Newly publicized results in the journal ASN Neuro established the use of a particular pathway involved in the onset of seizures among patients with multiple sclerosis.
Initiated at the University of California, Riverside, the study involved the examination of 28 postmortem brain tissue samples from a couple of multiple sclerosis patients with a history of seizures and the majority of which had never experienced seizures.
The samples were of the hippocampal region of the brain and it was determined that astrocytes identified in the samples of multiple sclerosis patients with seizures were similar to those observed in epileptic brains, according to the findings.
“Here, we examine astrocyte dysfunction in a cohort of postmortem hippocampal tissue from MS patients with and without seizures obtained from the NIH NeuroBioBank/Human Brain & Spinal Fluid Resource Center (HBSFRC) brain bank at the University of California Los Angeles (UCLA),” the findings state.

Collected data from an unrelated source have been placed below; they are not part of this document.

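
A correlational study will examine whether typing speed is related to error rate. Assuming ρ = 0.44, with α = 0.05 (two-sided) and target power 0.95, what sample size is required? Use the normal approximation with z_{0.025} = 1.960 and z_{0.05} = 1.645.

n = 62

Fisher's z: C = ½·ln((1+r)/(1−r)) = ½·ln(2.5714) = 0.4722.
n = ((z_{α/2} + z_β)/C)² + 3.
(1.960 + 1.645) / 0.4722 = 3.605 / 0.4722 = 7.634.
n = 7.634² + 3 = 58.29 + 3 = 61.3.
Round up.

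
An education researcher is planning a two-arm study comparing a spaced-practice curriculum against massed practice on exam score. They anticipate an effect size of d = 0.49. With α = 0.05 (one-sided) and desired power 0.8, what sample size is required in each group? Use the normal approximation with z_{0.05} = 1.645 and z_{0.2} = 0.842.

n = 52 per group

For two independent groups with equal n: n = 2·((z_{α} + z_β) / d)².
z_{α} + z_β = 1.645 + 0.842 = 2.487.
n = 2 × (2.487 / 0.49)² = 2 × 5.076² = 2 × 25.76 = 51.5.
Round up to the next whole participant.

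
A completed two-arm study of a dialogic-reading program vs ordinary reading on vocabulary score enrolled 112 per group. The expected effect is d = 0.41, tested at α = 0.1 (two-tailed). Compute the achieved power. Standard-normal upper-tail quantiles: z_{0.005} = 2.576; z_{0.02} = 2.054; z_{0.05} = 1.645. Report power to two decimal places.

power ≈ 0.92

For two equal groups, power = Φ(d·√(n/2) − z_{α/2}).
d·√(n/2) = 0.41 × √(112/2) = 0.41 × 7.483 = 3.068.
z_β = 3.068 − 1.645 = 1.423.
Power = Φ(1.423) = 0.923.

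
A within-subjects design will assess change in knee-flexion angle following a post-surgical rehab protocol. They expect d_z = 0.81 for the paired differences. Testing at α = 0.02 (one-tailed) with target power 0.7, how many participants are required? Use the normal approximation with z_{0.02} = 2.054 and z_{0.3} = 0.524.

For a paired (one-sample on differences) test: n = ((z_{α} + z_β) / d)².
z_{α} + z_β = 2.054 + 0.524 = 2.578.
n = (2.578 / 0.81)² = 3.183² = 10.13.
Round up.

n = 11 pairs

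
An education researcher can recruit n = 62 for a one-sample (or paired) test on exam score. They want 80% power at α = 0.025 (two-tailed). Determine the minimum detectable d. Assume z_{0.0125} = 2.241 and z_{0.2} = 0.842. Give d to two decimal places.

For a single sample (or paired design) of n = 62: d_min = (z_{α/2} + z_β)/√n.
z-sum = 2.241 + 0.842 = 3.083.
d_min = 3.083 / √62 = 3.083 / 7.874 = 0.392.

d_min ≈ 0.39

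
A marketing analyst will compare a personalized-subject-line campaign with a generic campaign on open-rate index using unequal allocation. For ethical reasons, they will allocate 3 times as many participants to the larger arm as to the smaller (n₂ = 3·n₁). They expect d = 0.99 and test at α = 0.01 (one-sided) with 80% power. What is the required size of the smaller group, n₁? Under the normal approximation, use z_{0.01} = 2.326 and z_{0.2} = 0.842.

With allocation ratio k = n₂/n₁ = 3, Var(x̄₁−x̄₂) = σ²(1/n₁ + 1/(k·n₁)) = σ²·(k+1)/(k·n₁).
So n₁ = (1 + 1/k)·((z_{α} + z_β)/d)² = 1.333 × (3.168/0.99)².
n₁ = 1.333 × 10.24 = 13.7.
Round up: n₁ = 14, giving n₂ = 3 × 14 = 42.

n₁ = 14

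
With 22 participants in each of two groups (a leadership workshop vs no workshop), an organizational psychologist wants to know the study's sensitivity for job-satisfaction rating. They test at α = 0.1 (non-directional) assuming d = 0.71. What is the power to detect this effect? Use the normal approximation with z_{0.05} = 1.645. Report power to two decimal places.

power ≈ 0.76

For two equal groups, power = Φ(d·√(n/2) − z_{α/2}).
d·√(n/2) = 0.71 × √(22/2) = 0.71 × 3.317 = 2.355.
z_β = 2.355 − 1.645 = 0.710.
Power = Φ(0.710) = 0.761.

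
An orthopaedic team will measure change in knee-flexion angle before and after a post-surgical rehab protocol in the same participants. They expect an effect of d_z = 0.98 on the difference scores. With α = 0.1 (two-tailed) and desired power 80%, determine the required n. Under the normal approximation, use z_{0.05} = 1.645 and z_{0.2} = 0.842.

n = 7 pairs

For a paired (one-sample on differences) test: n = ((z_{α/2} + z_β) / d)².
z_{α/2} + z_β = 1.645 + 0.842 = 2.487.
n = (2.487 / 0.98)² = 2.538² = 6.44.
Round up.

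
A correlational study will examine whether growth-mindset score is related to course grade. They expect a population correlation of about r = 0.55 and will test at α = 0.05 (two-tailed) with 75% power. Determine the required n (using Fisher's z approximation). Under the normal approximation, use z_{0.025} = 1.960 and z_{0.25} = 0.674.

Fisher's z: C = ½·ln((1+r)/(1−r)) = ½·ln(3.4444) = 0.6184.
n = ((z_{α/2} + z_β)/C)² + 3.
(1.960 + 0.674) / 0.6184 = 2.634 / 0.6184 = 4.259.
n = 4.259² + 3 = 18.14 + 3 = 21.1.
Round up.

n = 22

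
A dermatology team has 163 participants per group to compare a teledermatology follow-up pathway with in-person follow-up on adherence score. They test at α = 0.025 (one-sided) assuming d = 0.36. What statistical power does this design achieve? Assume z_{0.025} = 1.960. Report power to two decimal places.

power ≈ 0.90

For two equal groups, power = Φ(d·√(n/2) − z_{α}).
d·√(n/2) = 0.36 × √(163/2) = 0.36 × 9.028 = 3.250.
z_β = 3.250 − 1.960 = 1.290.
Power = Φ(1.290) = 0.901.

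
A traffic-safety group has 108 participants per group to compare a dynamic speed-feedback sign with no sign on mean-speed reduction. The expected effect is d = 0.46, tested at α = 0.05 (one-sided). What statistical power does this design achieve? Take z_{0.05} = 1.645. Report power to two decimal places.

power ≈ 0.96

For two equal groups, power = Φ(d·√(n/2) − z_{α}).
d·√(n/2) = 0.46 × √(108/2) = 0.46 × 7.348 = 3.380.
z_β = 3.380 − 1.645 = 1.735.
Power = Φ(1.735) = 0.959.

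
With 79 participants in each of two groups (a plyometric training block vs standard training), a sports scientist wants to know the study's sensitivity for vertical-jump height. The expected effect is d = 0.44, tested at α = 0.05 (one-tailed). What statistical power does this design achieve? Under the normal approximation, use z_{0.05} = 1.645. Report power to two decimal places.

power ≈ 0.87

For two equal groups, power = Φ(d·√(n/2) − z_{α}).
d·√(n/2) = 0.44 × √(79/2) = 0.44 × 6.285 = 2.765.
z_β = 2.765 − 1.645 = 1.120.
Power = Φ(1.120) = 0.869.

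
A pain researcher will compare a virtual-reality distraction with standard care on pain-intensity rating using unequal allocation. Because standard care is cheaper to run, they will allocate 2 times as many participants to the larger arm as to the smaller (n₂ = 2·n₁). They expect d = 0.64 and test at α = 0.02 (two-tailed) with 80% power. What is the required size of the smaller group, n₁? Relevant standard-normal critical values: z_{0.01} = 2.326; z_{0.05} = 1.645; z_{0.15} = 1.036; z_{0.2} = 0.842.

n₁ = 37

With allocation ratio k = n₂/n₁ = 2, Var(x̄₁−x̄₂) = σ²(1/n₁ + 1/(k·n₁)) = σ²·(k+1)/(k·n₁).
So n₁ = (1 + 1/k)·((z_{α/2} + z_β)/d)² = 1.500 × (3.168/0.64)².
n₁ = 1.500 × 24.50 = 36.8.
Round up: n₁ = 37, giving n₂ = 2 × 37 = 74.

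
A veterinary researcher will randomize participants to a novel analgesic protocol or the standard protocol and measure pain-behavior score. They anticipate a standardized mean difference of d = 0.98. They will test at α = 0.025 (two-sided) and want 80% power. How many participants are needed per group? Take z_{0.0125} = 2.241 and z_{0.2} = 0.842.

n = 20 per group

For two independent groups with equal n: n = 2·((z_{α/2} + z_β) / d)².
z_{α/2} + z_β = 2.241 + 0.842 = 3.083.
n = 2 × (3.083 / 0.98)² = 2 × 3.146² = 2 × 9.90 = 19.8.
Round up to the next whole participant.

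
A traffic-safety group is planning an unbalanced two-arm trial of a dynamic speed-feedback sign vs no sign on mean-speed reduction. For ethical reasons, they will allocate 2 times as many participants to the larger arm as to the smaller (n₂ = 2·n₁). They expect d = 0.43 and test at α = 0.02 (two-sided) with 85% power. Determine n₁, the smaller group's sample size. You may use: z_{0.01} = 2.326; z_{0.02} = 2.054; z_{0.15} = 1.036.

With allocation ratio k = n₂/n₁ = 2, Var(x̄₁−x̄₂) = σ²(1/n₁ + 1/(k·n₁)) = σ²·(k+1)/(k·n₁).
So n₁ = (1 + 1/k)·((z_{α/2} + z_β)/d)² = 1.500 × (3.362/0.43)².
n₁ = 1.500 × 61.13 = 91.7.
Round up: n₁ = 92, giving n₂ = 2 × 92 = 184.

n₁ = 92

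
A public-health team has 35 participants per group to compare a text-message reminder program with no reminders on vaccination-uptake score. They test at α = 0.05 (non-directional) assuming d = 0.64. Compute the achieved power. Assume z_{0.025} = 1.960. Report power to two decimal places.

power ≈ 0.76

For two equal groups, power = Φ(d·√(n/2) − z_{α/2}).
d·√(n/2) = 0.64 × √(35/2) = 0.64 × 4.183 = 2.677.
z_β = 2.677 − 1.960 = 0.717.
Power = Φ(0.717) = 0.763.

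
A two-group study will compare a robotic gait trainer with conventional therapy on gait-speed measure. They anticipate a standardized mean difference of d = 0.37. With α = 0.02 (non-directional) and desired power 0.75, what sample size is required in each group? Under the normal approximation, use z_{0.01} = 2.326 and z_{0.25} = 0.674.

n = 132 per group

For two independent groups with equal n: n = 2·((z_{α/2} + z_β) / d)².
z_{α/2} + z_β = 2.326 + 0.674 = 3.000.
n = 2 × (3.000 / 0.37)² = 2 × 8.108² = 2 × 65.74 = 131.5.
Round up to the next whole participant.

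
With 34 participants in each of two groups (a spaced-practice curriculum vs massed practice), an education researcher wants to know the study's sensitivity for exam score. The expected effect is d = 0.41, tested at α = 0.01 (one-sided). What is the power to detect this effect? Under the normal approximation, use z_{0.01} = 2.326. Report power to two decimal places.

For two equal groups, power = Φ(d·√(n/2) − z_{α}).
d·√(n/2) = 0.41 × √(34/2) = 0.41 × 4.123 = 1.690.
z_β = 1.690 − 2.326 = -0.636.
Power = Φ(-0.636) = 0.263.

power ≈ 0.26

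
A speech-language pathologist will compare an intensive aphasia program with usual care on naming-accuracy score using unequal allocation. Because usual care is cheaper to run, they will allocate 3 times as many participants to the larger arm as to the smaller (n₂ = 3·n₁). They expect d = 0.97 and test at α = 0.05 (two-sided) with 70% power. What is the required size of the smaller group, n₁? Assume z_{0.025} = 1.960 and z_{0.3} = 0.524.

With allocation ratio k = n₂/n₁ = 3, Var(x̄₁−x̄₂) = σ²(1/n₁ + 1/(k·n₁)) = σ²·(k+1)/(k·n₁).
So n₁ = (1 + 1/k)·((z_{α/2} + z_β)/d)² = 1.333 × (2.484/0.97)².
n₁ = 1.333 × 6.56 = 8.7.
Round up: n₁ = 9, giving n₂ = 3 × 9 = 27.

n₁ = 9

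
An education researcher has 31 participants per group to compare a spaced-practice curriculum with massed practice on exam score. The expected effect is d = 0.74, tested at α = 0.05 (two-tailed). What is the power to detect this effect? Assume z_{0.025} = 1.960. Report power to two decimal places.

power ≈ 0.83

For two equal groups, power = Φ(d·√(n/2) − z_{α/2}).
d·√(n/2) = 0.74 × √(31/2) = 0.74 × 3.937 = 2.913.
z_β = 2.913 − 1.960 = 0.953.
Power = Φ(0.953) = 0.830.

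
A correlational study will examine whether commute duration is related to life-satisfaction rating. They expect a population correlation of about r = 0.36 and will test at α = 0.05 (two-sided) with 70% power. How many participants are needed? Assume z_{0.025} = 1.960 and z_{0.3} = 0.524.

Fisher's z: C = ½·ln((1+r)/(1−r)) = ½·ln(2.1250) = 0.3769.
n = ((z_{α/2} + z_β)/C)² + 3.
(1.960 + 0.524) / 0.3769 = 2.484 / 0.3769 = 6.591.
n = 6.591² + 3 = 43.44 + 3 = 46.4.
Round up.

n = 47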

“We examined expression of astrocyte-derived molecules involved in homeostatic neuronal excitability that are impacted in epilepsy as well as demyelination extent,” it also reads.
“These targets include the water channel AQP4, the relevance of which is noted above, the primary synaptic glutamate transporter in the adult mammalian CNS, excitatory amino acid transporter (EAAT)2, and the primary astrocyte-expressed gap junction component protein, connexin (CX)43.”
The results of their new findings provide a more clear understanding of how seizures develop in patients with multiple sclerosis, leading to the potential for more efficient therapies in the near future.